Upon extracting the archive, we come across 5get_it, a 32-bit Windows Dynamic Link Library (DLL). We’ll start with our usual triage of static analysis, running commands like strings. There weren’t many notable strings, but a few log file names and control characters stood out.

Next, let’s load the program into Ghidra to examine the disassembly and decompilation. The ‘main’ function of the program sets up parameters and dependencies before calling a function, which I’ve renamed main_key_log_func(), on line 37.

Inside main_key_log_func(), there are two functions of interest that I’ve renamed key_press() and log_key_presses().

The log_key_presses() function is straightforward, taking the input character and logging it to a file named svchost.log.

The key_press() function checks which key has been pressed. In some cases, it simply returns the character, but in other cases, it performs checks on global variables.

For example, let’s look at the check for 0x44.

It appears to check if the variables in the data section are set to 0 or 1. Based on this, it performs some logic to change other data section variables.

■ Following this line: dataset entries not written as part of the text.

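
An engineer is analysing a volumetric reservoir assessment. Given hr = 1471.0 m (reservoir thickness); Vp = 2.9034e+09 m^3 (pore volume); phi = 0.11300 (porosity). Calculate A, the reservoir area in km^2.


A = Vp / (1e6 * hr * phi)
A = 2.9034e+09 / (1e6 * 1471.0 * 0.11300)
A = 17.467 km^2


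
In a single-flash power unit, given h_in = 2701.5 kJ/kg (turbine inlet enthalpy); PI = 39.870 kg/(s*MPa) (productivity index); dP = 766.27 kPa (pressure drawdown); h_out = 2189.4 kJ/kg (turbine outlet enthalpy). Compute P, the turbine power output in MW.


Step 1: mdot = PI * dP / 1000 = 39.87 * 766.27 / 1000 = 30.55118 kg/s
Step 2: P = mdot*(h_in - h_out)/1000 = 30.55118*(2701.5 - 2189.4)/1000 = 15.645 MW
P = 15.645 MW


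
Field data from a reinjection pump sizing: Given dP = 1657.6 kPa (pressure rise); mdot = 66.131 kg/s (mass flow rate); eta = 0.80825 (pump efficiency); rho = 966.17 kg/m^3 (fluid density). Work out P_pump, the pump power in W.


P_pump = mdot * dP / (rho * eta)
P_pump = 66.131 * 1657.6 / (966.17 * 0.80825)
P_pump = 140.3736 kW
Convert: 140.3736 kW * 1000.0 = 1.4037e+05 W
P_pump = 1.4037e+05 W


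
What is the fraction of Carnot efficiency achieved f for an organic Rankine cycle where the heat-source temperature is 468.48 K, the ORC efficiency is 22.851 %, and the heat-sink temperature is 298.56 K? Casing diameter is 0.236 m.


f = (eta_orc/100) / (1 - Tc/Th)
f = (22.851/100) / (1 - 298.56/468.48)
f = 0.63002


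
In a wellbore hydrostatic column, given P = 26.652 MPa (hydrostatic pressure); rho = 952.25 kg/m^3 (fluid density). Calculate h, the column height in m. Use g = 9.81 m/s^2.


h = P * 1e6 / (g * rho)
h = 26.652 * 1e6 / (9.81 * 952.25)
h = 2853.1 m


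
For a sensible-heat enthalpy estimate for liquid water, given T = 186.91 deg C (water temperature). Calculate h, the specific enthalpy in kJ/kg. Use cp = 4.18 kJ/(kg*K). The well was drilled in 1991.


h = cp * T
h = 4.18 * 186.91
h = 781.28 kJ/kg


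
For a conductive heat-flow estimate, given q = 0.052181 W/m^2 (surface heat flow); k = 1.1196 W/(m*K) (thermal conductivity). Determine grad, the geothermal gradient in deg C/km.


grad = q * 1000 / k
grad = 0.052181 * 1000 / 1.1196
grad = 46.607 deg C/km


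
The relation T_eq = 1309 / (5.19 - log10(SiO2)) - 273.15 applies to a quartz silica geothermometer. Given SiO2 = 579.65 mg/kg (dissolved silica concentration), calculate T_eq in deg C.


T_eq = 1309 / (5.19 - log10(SiO2)) - 273.15
T_eq = 1309 / (5.19 - log10(579.65)) - 273.15
T_eq = 266.24 deg C


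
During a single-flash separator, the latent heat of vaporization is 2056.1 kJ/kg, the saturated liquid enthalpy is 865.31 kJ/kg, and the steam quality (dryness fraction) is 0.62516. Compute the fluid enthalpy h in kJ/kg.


h = hf + x * hfg
h = 865.31 + 0.62516 * 2056.1
h = 2150.7 kJ/kg


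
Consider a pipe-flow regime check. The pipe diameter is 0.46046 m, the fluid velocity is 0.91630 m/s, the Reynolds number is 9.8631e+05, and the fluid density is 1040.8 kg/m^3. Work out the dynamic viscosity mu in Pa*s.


mu = rho * vel * D / Re
mu = 1040.8 * 0.91630 * 0.46046 / 9.8631e+05
mu = 0.00044523 Pa*s


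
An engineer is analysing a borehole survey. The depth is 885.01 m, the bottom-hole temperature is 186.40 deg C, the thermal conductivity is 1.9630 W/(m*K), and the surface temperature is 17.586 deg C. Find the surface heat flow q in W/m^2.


Step 1: grad = (T_d - T_surf)/d * 1000 = (186.4 - 17.586)/885.01 * 1000 = 190.7481 deg C/km
Step 2: q = k * grad / 1000 = 1.963 * 190.7481 / 1000 = 0.37444 W/m^2
q = 0.37444 W/m^2


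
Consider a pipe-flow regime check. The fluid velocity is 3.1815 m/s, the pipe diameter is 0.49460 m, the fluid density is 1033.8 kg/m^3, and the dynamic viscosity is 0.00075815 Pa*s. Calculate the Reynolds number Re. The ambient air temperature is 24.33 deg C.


Re = rho * vel * D / mu
Re = 1033.8 * 3.1815 * 0.49460 / 0.00075815
Re = 2.1457e+06


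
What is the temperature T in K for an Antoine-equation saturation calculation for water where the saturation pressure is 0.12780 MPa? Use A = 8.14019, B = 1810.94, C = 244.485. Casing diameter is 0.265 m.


T = B / (A - log10(P_sat * 760 / 0.101325)) - C
T = 1810.94 / (8.14019 - log10(0.12780 * 760 / 0.101325)) - 244.485
T = 106.5702 deg C
Convert to K: 106.5702 + 273.15 = 379.72 K
T = 379.72 K


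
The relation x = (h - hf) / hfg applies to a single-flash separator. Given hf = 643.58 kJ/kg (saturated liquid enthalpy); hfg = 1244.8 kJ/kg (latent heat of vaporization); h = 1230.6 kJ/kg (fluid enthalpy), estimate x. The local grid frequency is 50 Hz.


x = (h - hf) / hfg
x = (1230.6 - 643.58) / 1244.8
x = 0.47158


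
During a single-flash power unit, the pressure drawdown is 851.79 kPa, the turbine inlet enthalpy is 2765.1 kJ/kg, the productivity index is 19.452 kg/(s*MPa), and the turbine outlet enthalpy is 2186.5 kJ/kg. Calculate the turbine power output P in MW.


Step 1: mdot = PI * dP / 1000 = 19.452 * 851.79 / 1000 = 16.56902 kg/s
Step 2: P = mdot*(h_in - h_out)/1000 = 16.56902*(2765.1 - 2186.5)/1000 = 9.5868 MW
P = 9.5868 MW


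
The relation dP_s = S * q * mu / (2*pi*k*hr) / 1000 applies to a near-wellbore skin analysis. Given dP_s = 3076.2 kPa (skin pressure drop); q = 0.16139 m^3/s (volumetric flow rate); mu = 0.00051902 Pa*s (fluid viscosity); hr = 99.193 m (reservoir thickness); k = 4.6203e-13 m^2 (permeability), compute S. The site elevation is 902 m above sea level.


S = dP_s * 1000 * 2*pi*k*hr / (q*mu)
S = 3076.2 * 1000 * 2*pi*4.6203e-13*99.193 / (0.16139*0.00051902)
S = 10.575


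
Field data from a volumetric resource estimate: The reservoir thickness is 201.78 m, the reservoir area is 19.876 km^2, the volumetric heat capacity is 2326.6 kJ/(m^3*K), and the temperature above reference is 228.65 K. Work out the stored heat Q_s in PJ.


Step 1: Vr = A*1e6*hr = 19.876*1e6*201.78 = 4.010579e+09 m^3
Step 2: Q_s = Vr*rhoc*dT/1e12 = 4.010579e+09*2326.6*228.65/1e12 = 2133.5 PJ
Q_s = 2133.5 PJ


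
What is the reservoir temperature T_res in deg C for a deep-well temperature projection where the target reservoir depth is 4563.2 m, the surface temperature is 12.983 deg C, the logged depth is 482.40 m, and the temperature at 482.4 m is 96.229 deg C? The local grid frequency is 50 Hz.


Step 1: grad = (T_d1 - T_surf)/d1 * 1000 = (96.229 - 12.983)/482.4 * 1000 = 172.5663 deg C/km
Step 2: T_res = T_surf + grad*d2/1000 = 12.983 + 172.5663*4563.2/1000 = 800.44 deg C
T_res = 800.44 deg C


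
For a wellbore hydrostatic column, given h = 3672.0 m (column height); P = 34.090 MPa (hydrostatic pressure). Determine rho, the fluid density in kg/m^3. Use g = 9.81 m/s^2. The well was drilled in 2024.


rho = P * 1e6 / (g * h)
rho = 34.090 * 1e6 / (9.81 * 3672.0)
rho = 946.36 kg/m^3


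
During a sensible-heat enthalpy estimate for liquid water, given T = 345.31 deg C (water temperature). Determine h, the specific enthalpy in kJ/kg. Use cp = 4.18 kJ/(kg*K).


h = cp * T
h = 4.18 * 345.31
h = 1443.4 kJ/kg


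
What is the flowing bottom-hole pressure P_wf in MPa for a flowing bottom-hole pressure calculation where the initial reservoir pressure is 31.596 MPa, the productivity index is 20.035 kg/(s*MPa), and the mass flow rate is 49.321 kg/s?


P_wf = P_i - mdot / PI
P_wf = 31.596 - 49.321 / 20.035
P_wf = 29.134 MPa


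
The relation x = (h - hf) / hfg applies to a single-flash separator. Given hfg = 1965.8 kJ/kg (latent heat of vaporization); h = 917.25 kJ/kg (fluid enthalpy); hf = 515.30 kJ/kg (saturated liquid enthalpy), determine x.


x = (h - hf) / hfg
x = (917.25 - 515.30) / 1965.8
x = 0.20447


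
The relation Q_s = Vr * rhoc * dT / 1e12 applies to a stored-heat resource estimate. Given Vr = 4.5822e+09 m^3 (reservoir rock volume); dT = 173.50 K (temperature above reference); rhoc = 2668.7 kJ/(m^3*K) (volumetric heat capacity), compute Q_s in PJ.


Q_s = Vr * rhoc * dT / 1e12
Q_s = 4.5822e+09 * 2668.7 * 173.50 / 1e12
Q_s = 2121.6 PJ


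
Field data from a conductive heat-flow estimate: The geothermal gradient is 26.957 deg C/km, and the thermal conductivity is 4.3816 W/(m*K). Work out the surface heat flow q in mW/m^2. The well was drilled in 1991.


q = k * grad / 1000
q = 4.3816 * 26.957 / 1000
q = 0.1181148 W/m^2
Convert: 0.1181148 W/m^2 * 1000.0 = 118.11 mW/m^2
q = 118.11 mW/m^2


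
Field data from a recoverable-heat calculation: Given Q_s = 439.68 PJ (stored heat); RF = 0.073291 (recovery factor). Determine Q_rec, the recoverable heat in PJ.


Q_rec = Q_s * RF
Q_rec = 439.68 * 0.073291
Q_rec = 32.225 PJ


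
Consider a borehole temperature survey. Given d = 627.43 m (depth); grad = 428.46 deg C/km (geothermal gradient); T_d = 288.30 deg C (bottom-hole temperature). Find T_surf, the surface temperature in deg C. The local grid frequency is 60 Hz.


T_surf = T_d - grad * d / 1000
T_surf = 288.30 - 428.46 * 627.43 / 1000
T_surf = 19.471 deg C


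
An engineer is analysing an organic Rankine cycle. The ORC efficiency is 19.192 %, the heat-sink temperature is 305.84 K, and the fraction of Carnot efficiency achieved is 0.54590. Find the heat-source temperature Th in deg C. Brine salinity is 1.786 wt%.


Th = Tc / (1 - (eta_orc/100)/f)
Th = 305.84 / (1 - (19.192/100)/0.54590)
Th = 471.6596 K
Convert to deg C: 471.6596 - 273.15 = 198.51 deg C
Th = 198.51 deg C


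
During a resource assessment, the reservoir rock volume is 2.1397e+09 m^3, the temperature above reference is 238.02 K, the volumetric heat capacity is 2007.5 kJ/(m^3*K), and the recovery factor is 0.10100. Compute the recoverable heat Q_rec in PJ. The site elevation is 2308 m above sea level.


Step 1: Q_s = Vr*rhoc*dT/1e12 = 2.1397e+09*2007.5*238.02/1e12 = 1022.402 PJ
Step 2: Q_rec = Q_s * RF = 1022.402 * 0.101 = 103.26 PJ
Q_rec = 103.26 PJ


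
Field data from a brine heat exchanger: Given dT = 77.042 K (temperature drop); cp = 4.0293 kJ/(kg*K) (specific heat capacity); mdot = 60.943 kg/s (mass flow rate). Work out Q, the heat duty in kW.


Q = mdot * cp * dT / 1000
Q = 60.943 * 4.0293 * 77.042 / 1000
Q = 18.91825 MW
Convert: 18.91825 MW * 1000.0 = 18918 kW
Q = 18918 kW


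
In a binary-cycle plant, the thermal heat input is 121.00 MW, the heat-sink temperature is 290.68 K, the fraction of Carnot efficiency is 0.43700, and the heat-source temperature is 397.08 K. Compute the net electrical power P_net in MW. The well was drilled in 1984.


Step 1: eta = (1 - Tc/Th)*f = (1 - 290.68/397.08)*0.437 = 0.1170968
Step 2: P_net = eta * Q_in = 0.1170968 * 121.0 = 14.169 MW
P_net = 14.169 MW


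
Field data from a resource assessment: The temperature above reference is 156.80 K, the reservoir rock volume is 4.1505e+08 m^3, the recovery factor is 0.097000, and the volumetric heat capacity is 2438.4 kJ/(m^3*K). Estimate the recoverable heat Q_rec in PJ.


Step 1: Q_s = Vr*rhoc*dT/1e12 = 4.1505e+08*2438.4*156.8/1e12 = 158.6907 PJ
Step 2: Q_rec = Q_s * RF = 158.6907 * 0.097 = 15.393 PJ
Q_rec = 15.393 PJ


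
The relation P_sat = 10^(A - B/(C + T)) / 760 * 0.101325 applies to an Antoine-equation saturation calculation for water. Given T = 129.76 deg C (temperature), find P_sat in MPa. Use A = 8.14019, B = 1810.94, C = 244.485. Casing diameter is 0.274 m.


P_sat = 10^(A - B/(C + T)) / 760 * 0.101325
P_sat = 10^(8.14019 - 1810.94/(244.485 + 129.76)) / 760 * 0.101325
P_sat = 0.26679 MPa


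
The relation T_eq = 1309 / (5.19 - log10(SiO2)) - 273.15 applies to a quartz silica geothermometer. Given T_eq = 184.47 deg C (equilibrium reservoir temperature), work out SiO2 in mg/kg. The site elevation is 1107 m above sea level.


SiO2 = 10^(5.19 - 1309/(T_eq + 273.15))
SiO2 = 10^(5.19 - 1309/(184.47 + 273.15))
SiO2 = 213.57 mg/kg


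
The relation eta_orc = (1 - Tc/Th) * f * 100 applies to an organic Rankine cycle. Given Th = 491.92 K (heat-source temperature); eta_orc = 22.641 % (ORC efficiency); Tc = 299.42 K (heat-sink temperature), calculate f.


f = (eta_orc/100) / (1 - Tc/Th)
f = (22.641/100) / (1 - 299.42/491.92)
f = 0.57857


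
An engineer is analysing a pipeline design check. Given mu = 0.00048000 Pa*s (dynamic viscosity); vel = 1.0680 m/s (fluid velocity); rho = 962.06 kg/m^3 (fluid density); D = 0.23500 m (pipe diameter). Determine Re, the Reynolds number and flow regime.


Step 1: Re = rho*vel*D/mu = 962.06*1.068*0.235/0.00048 = 5.0304e+05
Step 2: Re = 5.0304e+05 > 4000, so flow is turbulent.
Re = 5.0304e+05 (turbulent)


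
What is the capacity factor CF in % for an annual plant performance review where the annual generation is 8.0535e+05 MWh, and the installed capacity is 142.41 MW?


CF = E_a / (cap * 8760) * 100
CF = 8.0535e+05 / (142.41 * 8760) * 100
CF = 64.557 %


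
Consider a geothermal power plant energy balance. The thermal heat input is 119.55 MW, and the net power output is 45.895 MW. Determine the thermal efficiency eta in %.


eta = W_net / Q_in * 100
eta = 45.895 / 119.55 * 100
eta = 38.390 %


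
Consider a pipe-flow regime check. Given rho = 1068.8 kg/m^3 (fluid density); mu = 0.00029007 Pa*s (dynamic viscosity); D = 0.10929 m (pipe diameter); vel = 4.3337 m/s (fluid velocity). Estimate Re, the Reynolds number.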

The function I named 10000_func() is particularly interesting. At first glance, it seemed like a flag function due to its length. This function contains many of the references we saw in the conditional statements above.

Let’s use cross-references to see what causes these variables to change from 0 to 1. Starting with DAT_10019460, which changes to 1 in FUN_100009aa0, we see that FUN_100009aa0 requires the key ‘L’.